A team led by Paul Hayne from the University of Colorado modelled the Moon's surface and identified billions of tiny "cold traps": freezing shadows where ice could be stable for billions of years.

Their research, based on data from NASA's Lunar Reconnaissance Orbiter, suggests approximately 40,000 square kilometres of the lunar surface at the poles has the capacity to trap water.

"We find that there are tens of billions of cold traps about a centimetre in size on the Moon," Dr Hayne said.

Youtube Evidence of hydrogen on the south pole of the moon taken by the Lunar Reconnaissance Orbiter. Source: NASA Goddard

Because they are so ubiquitous, these small cold traps could be much easier to access than large craters that don't see the light of day and can't be accessed with solar-powered landers or rovers.
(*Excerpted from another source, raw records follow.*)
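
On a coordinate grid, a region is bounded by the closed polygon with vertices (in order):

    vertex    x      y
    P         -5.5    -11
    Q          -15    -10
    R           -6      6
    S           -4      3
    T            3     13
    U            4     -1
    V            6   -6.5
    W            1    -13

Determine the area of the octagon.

272

Apply the shoelace (surveyor's) formula: 2A = Σ (x_i·y_{i+1} − x_{i+1}·y_i), indices taken mod 8.
Cross-terms: -110, -150, 6, -61, -55, -20, -71.5, -82.5  ⇒  Σ = -544
Area = |Σ|/2 = 272.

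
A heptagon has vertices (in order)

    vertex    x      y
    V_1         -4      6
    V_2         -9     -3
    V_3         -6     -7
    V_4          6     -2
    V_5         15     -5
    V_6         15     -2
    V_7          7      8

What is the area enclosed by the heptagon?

V_1→V_2: (-4)(-3) − (-9)(6) = 66
V_2→V_3: (-9)(-7) − (-6)(-3) = 45
V_3→V_4: (-6)(-2) − (6)(-7) = 54
V_4→V_5: (6)(-5) − (15)(-2) = 0
V_5→V_6: (15)(-2) − (15)(-5) = 45
V_6→V_7: (15)(8) − (7)(-2) = 134
V_7→V_1: (7)(6) − (-4)(8) = 74
Σ = 418
Area = |Σ|/2 = 209.

209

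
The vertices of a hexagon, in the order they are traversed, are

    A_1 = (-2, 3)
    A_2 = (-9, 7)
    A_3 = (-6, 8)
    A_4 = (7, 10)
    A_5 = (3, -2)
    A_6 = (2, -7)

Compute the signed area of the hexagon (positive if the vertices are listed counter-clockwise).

-101

Cross-terms: 13, -30, -116, -44, -17, -8  ⇒  Σ = -202
Signed area = Σ/2 = -101 (negative ⇒ clockwise traversal).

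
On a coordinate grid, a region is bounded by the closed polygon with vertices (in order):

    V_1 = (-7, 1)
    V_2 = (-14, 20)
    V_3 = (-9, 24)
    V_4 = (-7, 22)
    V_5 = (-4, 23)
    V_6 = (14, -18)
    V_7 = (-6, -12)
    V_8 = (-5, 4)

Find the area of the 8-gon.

486

Apply the shoelace formula: 2A = Σ (x_i·y_{i+1} − x_{i+1}·y_i), indices taken mod 8.
Σ = (-126) + (-156) + (-30) + (-73) + (-250) + (-276) + (-84) + (23) = -972
Area = |Σ|/2 = 486.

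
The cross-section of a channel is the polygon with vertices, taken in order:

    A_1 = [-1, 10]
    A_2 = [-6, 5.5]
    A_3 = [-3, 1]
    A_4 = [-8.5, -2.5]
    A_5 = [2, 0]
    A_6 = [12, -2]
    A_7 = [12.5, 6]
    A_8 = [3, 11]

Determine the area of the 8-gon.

169.75

Apply the shoelace (surveyor's) formula: 2A = Σ (x_i·y_{i+1} − x_{i+1}·y_i), indices taken mod 8.
Σ = (54.5) + (10.5) + (16) + (5) + (-4) + (97) + (119.5) + (41) = 339.5
Area = |Σ|/2 = 169.75.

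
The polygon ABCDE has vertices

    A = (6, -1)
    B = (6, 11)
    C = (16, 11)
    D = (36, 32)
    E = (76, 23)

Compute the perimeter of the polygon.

166

|AB| = √((0)² + (12)²) = √144 = 12
|BC| = √((10)² + (0)²) = √100 = 10
|CD| = √((20)² + (21)²) = √841 = 29
|DE| = √((40)² + (-9)²) = √1681 = 41
|EA| = √((-70)² + (-24)²) = √5476 = 74
Perimeter = 12 + 10 + 29 + 41 + 74 = 166.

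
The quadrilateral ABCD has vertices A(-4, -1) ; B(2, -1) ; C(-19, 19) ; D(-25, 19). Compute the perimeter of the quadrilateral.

|AB| = √((6)² + (0)²) = √36 = 6
|BC| = √((-21)² + (20)²) = √841 = 29
|CD| = √((-6)² + (0)²) = √36 = 6
|DA| = √((21)² + (-20)²) = √841 = 29
Perimeter = 6 + 29 + 6 + 29 = 70.

70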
"An astronaut or robotic rover or lander could access these smaller shadows and any ice deposits inside them, simply by reaching in — as opposed to venturing into the deep, dark shadows of the larger craters," Dr Hayne said.

Mining water on the Moon

A number of nations are eyeing the south pole of the Moon.

The US recently announced plans to put humans on the Moon in 2024 and have a permanent presence at the south pole by 2028.

This "Artemis" mission, to which Australia is a signatory, will also hunt for water.

If present, it could be used to supply drinking water as well as produce rocket fuel to sustain space exploration.

Andrew Dempster, head of space engineering at the University of New South Wales, has long argued that Australia should play a role in space mining.

He said the findings of the two papers confirmed assumptions about the Moon and reduced uncertainty for the mining industry.

"We are now much more certain that what we can go and look for is real," Professor Dempster said.

"If [water ice] is more widespread then maybe we don't have to concentrate on these big craters, maybe we can look at these smaller things that are easier to deal with."